Monday, June 11, 2012

June 11, 1862

Qr. Master Sergt. Howe:
From a Letter:
     Baton Rouge, June 11, 1862.
     I wrote a short letter a day or two since. Now, as I have more time, I will write again. I am right glad we have left New Orleans, for, 1 assure you, it is not a pleasant place to live in, and we could not be located in a healthier situation than we have here. Yet, in my opinion, a move will soon be made up the river, perhaps to Vicksburg. The fleet are now arriving from below and, undoubtedly, we shall join them. I don't care how far up we go, for then the chances will be more favorable for us to go home by way of land, when the army is disbanded. An alarm was sounded last night, and the long roll was beat. The boys were in line, ready to march.
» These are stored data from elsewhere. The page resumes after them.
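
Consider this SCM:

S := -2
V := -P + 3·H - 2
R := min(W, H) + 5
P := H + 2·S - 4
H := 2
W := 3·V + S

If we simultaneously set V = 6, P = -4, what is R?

7

The joint intervention fixes V = 6, P = -4, removing each variable's own equation.
W = 3·V + S  [with V=6, S=-2]  = 16
R = min(W, H) + 5  [with W=16, H=2]  = 7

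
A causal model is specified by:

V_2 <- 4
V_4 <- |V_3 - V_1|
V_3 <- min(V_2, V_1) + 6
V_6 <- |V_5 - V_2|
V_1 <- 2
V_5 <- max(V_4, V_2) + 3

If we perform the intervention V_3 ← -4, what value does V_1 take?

Under do(V_3=-4), the mechanism V_3 <- min(V_2, V_1) + 6 is discarded; V_3 is fixed at -4.
V_1 is not downstream of the intervention, so its value is determined by the original equations.

2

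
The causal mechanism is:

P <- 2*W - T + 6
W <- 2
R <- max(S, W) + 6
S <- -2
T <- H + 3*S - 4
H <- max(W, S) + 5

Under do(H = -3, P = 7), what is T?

-13

Setting H = -3, P = 7 by intervention discards those variables' equations.
T = H + 3*S - 4  [with H=-3, S=-2]  = -13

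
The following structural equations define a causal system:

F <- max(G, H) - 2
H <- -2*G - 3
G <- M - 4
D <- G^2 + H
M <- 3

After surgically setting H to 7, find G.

-1

Under do(H=7), the mechanism H <- -2*G - 3 is discarded; H is fixed at 7.
Since G is not a descendant of the intervened variable, it is unaffected.
G = M - 4  [with M=3]  = -1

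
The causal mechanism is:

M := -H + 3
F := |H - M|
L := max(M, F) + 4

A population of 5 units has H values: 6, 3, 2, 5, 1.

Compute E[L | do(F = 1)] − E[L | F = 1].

Every unit gets F=1 under the intervention. L values become 5, 5, 5, 5, 6; E[L|do(F=1)] = 5.2.
E[L|F=1] averages over only the 2 units with F=1 (H = 2, 1): L = 5, 6, mean 5.5.
Difference = 5.2 − 5.5 = -0.3.

-0.3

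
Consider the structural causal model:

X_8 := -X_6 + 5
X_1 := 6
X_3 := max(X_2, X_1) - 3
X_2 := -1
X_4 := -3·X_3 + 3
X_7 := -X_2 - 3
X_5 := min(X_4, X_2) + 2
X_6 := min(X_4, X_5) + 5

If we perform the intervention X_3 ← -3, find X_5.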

     I have but little to do except when on the march. A nice large tent, with a green carpet, is at my disposal, and I live principally on milk, which is very good here. I learned to-night that General Banks had been driven back towards Baltimore. I am afraid this call for more troops and Banks's retreat will tend to keep us in service longer. I received your two letters of May 18 and 19 this afternoon, and was glad to get them. Lizzie and Fran. are to teach! I hope I may arrive home at a future day to visit them in their schools. While I am writing this the band is playing in front of the State House. This is a large building, surrounded by gravel walks and beds of flowers, from which beautiful bouquets are plucked. I expect we shall go up the river within a week. Hoping you are all well, I remain


2d Lieut. Elliot:
     June 11-Wednesday
     Very warm and still no Rain. river still high and it is feared that the river will over run the banks of the Levee on June freshet in that case the damage will be fearful.
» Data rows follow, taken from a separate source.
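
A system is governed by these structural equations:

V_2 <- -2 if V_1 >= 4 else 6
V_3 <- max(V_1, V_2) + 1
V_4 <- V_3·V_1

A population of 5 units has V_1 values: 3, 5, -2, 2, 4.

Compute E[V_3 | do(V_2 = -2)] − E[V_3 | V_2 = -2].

The intervention sets V_2=-2 in all 5 units regardless of V_1. Recomputing V_3 per unit gives 4, 6, -1, 3, 5; average 3.4.
Observing V_2=-2 restricts to units where V_2's equation naturally yields -2: V_1 ∈ {5, 4}. In that subpopulation V_3 = 6, 5, mean 5.5.
Difference = 3.4 − 5.5 = -2.1.

-2.1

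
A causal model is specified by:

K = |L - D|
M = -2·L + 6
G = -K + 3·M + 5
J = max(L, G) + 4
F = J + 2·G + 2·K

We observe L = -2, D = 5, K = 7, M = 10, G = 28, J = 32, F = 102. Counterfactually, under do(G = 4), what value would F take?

Under do(G=4), the mechanism G = -K + 3·M + 5 is discarded; G is fixed at 4.
K = |L - D|  [with L=-2, D=5]  = 7
J = max(L, G) + 4  [with L=-2, G=4]  = 8
F = J + 2·G + 2·K  [with J=8, G=4, K=7]  = 30

30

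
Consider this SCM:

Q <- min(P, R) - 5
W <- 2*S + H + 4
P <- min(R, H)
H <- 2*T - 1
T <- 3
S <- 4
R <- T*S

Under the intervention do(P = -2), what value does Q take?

Intervening sets P = -2 and removes its equation (P <- min(R, H)).
R = T*S  [with T=3, S=4]  = 12
Q = min(P, R) - 5  [with P=-2, R=12]  = -7

-7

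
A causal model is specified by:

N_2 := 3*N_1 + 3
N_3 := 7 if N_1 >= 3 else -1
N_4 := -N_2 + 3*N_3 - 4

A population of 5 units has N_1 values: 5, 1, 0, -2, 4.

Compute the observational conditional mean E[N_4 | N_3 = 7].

0.5

Conditioning on N_3=7 selects the 2 unit(s) with N_1 ∈ {5, 4}. Their N_4 values: -1, 2. Mean = 0.5.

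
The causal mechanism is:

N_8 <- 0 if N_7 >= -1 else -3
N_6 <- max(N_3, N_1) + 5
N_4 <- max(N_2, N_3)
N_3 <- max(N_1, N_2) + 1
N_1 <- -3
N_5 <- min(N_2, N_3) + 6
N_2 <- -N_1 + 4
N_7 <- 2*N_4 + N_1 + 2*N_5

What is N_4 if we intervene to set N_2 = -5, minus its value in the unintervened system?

Under do(N_2=-5), the mechanism N_2 <- -N_1 + 4 is discarded; N_2 is fixed at -5.
N_3 = max(N_1, N_2) + 1  [with N_1=-3, N_2=-5]  = -2
N_4 = max(N_2, N_3)  [with N_2=-5, N_3=-2]  = -2
Without intervention: N_2 = -N_1 + 4  [with N_1=-3]  = 7; N_3 = max(N_1, N_2) + 1  [with N_1=-3, N_2=7]  = 8; N_4 = max(N_2, N_3)  [with N_2=7, N_3=8]  = 8.
Change = -2 − 8 = -10.

-10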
     Startling news from Gen. Banks division removed defeat of a portion of his army, he crosses the Potomac and runs most of his bag-gage train, his men are murdered all along the route dead men’s heads cut off and wounded men bayonited by the rebels, at Bulls Run and Balls Bluff.
     Tremendous excitement North the old sixths once more on her way to vindicate Mass honor. 2nd Battery Infantry Boston ready to go, and a complete tumult of everybody and all anxious to go for to fight but how many will be more anxious to return.
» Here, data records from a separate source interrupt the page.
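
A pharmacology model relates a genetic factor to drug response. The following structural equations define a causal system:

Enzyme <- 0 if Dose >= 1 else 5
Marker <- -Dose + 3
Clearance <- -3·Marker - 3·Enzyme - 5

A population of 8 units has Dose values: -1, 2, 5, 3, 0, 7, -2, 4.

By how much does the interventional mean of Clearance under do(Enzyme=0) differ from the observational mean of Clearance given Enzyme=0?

Every unit gets Enzyme=0 under the intervention. Clearance values become -17, -8, 1, -5, -14, 7, -20, -2; E[Clearance|do(Enzyme=0)] = -7.25.
E[Clearance|Enzyme=0] averages over only the 5 units with Enzyme=0 (Dose = 2, 5, 3, 7, 4): Clearance = -8, 1, -5, 7, -2, mean -1.4.
Difference = -7.25 − (-1.4) = -5.85.

-5.85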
     7th Vt. Reg’t arrived here to day 2 Men of War gone up the river and an attack expected immediately on Vicksburg.
     Read Gov. Andrews answer to the Presidents call for troops a Black Abolition document endowing Gen Hunters Pro-clamation. Gov. Andrews has changed his mind it would seem and orders out all troops in Mass. to proceed im-mediatly to Washington independent companies, Regiments, Battalions, and Batterys. everything that can be raised.
     John Foster returned to duty to day looks much better

Corpl. B. B. Smith:
      Wednesday 11
     Fine morn.  there was 3 men of war
     And 2 gun boats arrived here yesterday
     The river boats Laurie Still[?] here
     And Sunny South Come up from
     Orleans since yesterday morn.  the
     Missisippi left here for N Orleans
     This morn to coal up.  there was
     2 river steamers from Orleans to
     Day.  I got 2 papers from home.